ECLI:NL:HR:2015:2580

Hoge Raad

Datum uitspraak
15 september 2015
Publicatiedatum
15 september 2015
Zaaknummer
14/00706
Instantie
Hoge Raad
Type
Uitspraak
Rechtsgebied
Strafrecht
Procedures
  • Cassatie
Rechters
Vindplaatsen
  • Rechtspraak.nl
AI samenvatting door LexboostAutomatisch gegenereerd

Vernietiging van de strafoplegging wegens gebrekkige motivering door het Hof

In deze zaak heeft de Hoge Raad op 15 september 2015 uitspraak gedaan in een cassatieprocedure tegen een arrest van het Gerechtshof Arnhem-Leeuwarden. De verdachte, geboren in 1973, was in eerste aanleg door de Politierechter in de Rechtbank Midden-Nederland veroordeeld tot een gevangenisstraf van twee weken wegens schuldheling.
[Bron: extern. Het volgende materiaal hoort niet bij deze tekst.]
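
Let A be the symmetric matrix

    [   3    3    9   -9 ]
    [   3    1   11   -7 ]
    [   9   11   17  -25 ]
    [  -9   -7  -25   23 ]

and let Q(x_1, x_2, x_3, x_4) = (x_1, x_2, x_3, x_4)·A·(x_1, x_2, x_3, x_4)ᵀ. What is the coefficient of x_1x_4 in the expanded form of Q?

The coefficient of x_1x_4 is A[1,4] + A[4,1] = 2·(-9) = -18.

-18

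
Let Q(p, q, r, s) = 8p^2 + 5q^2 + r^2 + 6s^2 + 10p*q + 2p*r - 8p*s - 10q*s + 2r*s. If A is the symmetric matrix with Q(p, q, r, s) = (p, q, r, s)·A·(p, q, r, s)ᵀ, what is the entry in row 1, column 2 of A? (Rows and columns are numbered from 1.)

The coefficient of p·q in Q is 10. For a symmetric A this equals A[1,2] + A[2,1] = 2·A[1,2].
So A[1,2] = 10/2 = 5.

5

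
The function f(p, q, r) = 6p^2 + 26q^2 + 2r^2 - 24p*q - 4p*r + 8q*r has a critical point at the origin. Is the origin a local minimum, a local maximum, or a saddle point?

local minimum

The Hessian at the origin is H = [[12, -24, -4], [-24, 52, 8], [-4, 8, 4]].
An LDLᵀ factorisation of H has diagonal entries 12, 4, 8/3.
That gives 3 positive pivots.
H is positive definite, so the origin is a strict local minimum.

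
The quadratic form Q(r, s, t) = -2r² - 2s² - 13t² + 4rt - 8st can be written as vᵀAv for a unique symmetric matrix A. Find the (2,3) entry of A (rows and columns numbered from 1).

-4

The coefficient of s·t in Q is -8. For a symmetric A this equals A[2,3] + A[3,2] = 2·A[2,3].
So A[2,3] = -8/2 = -4.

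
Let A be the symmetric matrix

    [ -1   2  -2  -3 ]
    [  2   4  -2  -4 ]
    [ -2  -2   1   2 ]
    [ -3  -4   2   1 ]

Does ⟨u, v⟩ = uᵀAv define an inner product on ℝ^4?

no

Congruent diagonalization of A (simultaneous row and column reduction) yields pivots -1, 8, 1/2, -3.
So there are 2 positive, 2 negative pivots.
Hence Q is indefinite.
⟨·,·⟩ is an inner product exactly when A is positive definite.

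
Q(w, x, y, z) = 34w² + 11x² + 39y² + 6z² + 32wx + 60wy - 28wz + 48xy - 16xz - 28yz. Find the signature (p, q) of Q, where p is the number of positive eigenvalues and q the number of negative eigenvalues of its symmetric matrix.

(3, 1)

Write A = [[34, 16, 30, -14], [16, 11, 24, -8], [30, 24, 39, -14], [-14, -8, -14, 6]].
An LDLᵀ factorisation of A has diagonal entries 34, 59/17, -921/59, 20/921.
So there are 3 positive, 1 negative pivots.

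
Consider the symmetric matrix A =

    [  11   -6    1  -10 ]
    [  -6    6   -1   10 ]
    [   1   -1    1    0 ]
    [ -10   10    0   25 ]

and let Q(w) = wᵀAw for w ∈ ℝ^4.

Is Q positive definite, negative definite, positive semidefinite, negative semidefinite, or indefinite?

An LDLᵀ factorisation of A has diagonal entries 11, 30/11, 5/6, 5.
So there are 4 positive pivots.
Hence Q is positive definite.

positive definite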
De Politierechter had de strafmotivering gebaseerd op de omstandigheden waaronder de verdachte de auto had verkregen, maar deze motivering voldeed niet aan de eisen van artikel 359, zesde lid, van het Wetboek van Strafvordering (Sv). Het Hof had het vonnis van de Politierechter bevestigd zonder de noodzakelijke gronden aan te vullen, wat in strijd was met de wet.
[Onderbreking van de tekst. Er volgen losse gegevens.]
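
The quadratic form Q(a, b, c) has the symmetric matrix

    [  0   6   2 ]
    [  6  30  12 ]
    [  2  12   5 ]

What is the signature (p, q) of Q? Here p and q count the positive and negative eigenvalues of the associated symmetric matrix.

By Sylvester's law of inertia any congruent diagonalization of A has 2 positive, 1 negative and 0 zero entries.

(2, 1)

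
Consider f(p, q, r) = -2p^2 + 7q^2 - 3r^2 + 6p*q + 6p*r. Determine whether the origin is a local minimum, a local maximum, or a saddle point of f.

The Hessian at the origin is H = [[-4, 6, 6], [6, 14, 0], [6, 0, -6]].
Symmetric row and column elimination reduces H to a congruent diagonal form with pivots -4, 23, -12/23.
Counting signs: 1 positive, 2 negative.
H is indefinite, so the origin is a saddle point.

saddle point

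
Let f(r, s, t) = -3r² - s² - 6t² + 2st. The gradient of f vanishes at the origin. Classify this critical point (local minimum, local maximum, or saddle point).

local maximum

The Hessian at the origin is H = [[-6, 0, 0], [0, -2, 2], [0, 2, -12]].
Applying the same elementary operations to the rows and columns of H produces a congruent diagonal matrix with entries -6, -2, -10.
So there are 3 negative pivots.
H is negative definite, so the origin is a strict local maximum.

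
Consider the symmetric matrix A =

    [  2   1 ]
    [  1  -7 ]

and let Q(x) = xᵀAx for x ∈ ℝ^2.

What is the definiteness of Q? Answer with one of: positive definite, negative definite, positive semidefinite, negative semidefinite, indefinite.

indefinite

Row-reducing A symmetrically gives the diagonal entries 2, -15/2.
Counting signs: 1 positive, 1 negative.
Hence Q is indefinite.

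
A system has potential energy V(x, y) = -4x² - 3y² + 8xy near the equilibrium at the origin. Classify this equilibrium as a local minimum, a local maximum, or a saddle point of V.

The Hessian at the origin is H = [[-8, 8], [8, -6]].
det H = -8·-6 − (8)² = -16 < 0, so H is indefinite.
Therefore the origin is a saddle point.

saddle point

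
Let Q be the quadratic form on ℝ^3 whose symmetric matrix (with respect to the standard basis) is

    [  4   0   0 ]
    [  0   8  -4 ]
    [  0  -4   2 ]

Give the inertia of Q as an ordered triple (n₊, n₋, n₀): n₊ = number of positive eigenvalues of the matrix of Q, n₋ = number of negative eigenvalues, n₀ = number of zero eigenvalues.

Congruent diagonalization of A (simultaneous row and column reduction) yields pivots 4, 8, 0.
So there are 2 positive, 1 zero pivots.

(2, 0, 1)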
De Hoge Raad oordeelde dat het Hof niet had mogen bevestigen zonder de in artikel 359, zesde lid, Sv bedoelde motivering te geven. De Hoge Raad vernietigde de bestreden uitspraak, maar alleen wat betreft de strafoplegging. De zaak werd terugverwezen naar het Gerechtshof Arnhem-Leeuwarden voor herbehandeling van de strafoplegging, terwijl het beroep voor het overige werd verworpen. De conclusie van de Advocaat-Generaal was anders, maar de Hoge Raad volgde deze niet. Dit arrest benadrukt het belang van een zorgvuldige motivering bij het opleggen van vrijheidsbenemende straffen en de noodzaak voor de rechter om de redenen voor een straf duidelijk te verantwoorden.

Uitspraak

15 september 2015
Strafkamer
nr. S 14/00706
LBS/ABO
Hoge Raad der Nederlanden
Arrest
op het beroep in cassatie tegen een arrest van het Gerechtshof Arnhem-Leeuwarden, zittingsplaats Arnhem, van 28 januari 2014, nummer 21/007208-13, in de strafzaak tegen:
[verdachte], geboren te [geboorteplaats] op [geboortedatum] 1973.

1.Geding in cassatie

Het beroep is ingesteld door de verdachte. Namens deze heeft mr. B.P. de Boer, advocaat te Amsterdam, bij schriftuur middelen van cassatie voorgesteld. De schriftuur is aan dit arrest gehecht en maakt daarvan deel uit.
De Advocaat-Generaal P.C. Vegter heeft geconcludeerd tot verwerping van het beroep.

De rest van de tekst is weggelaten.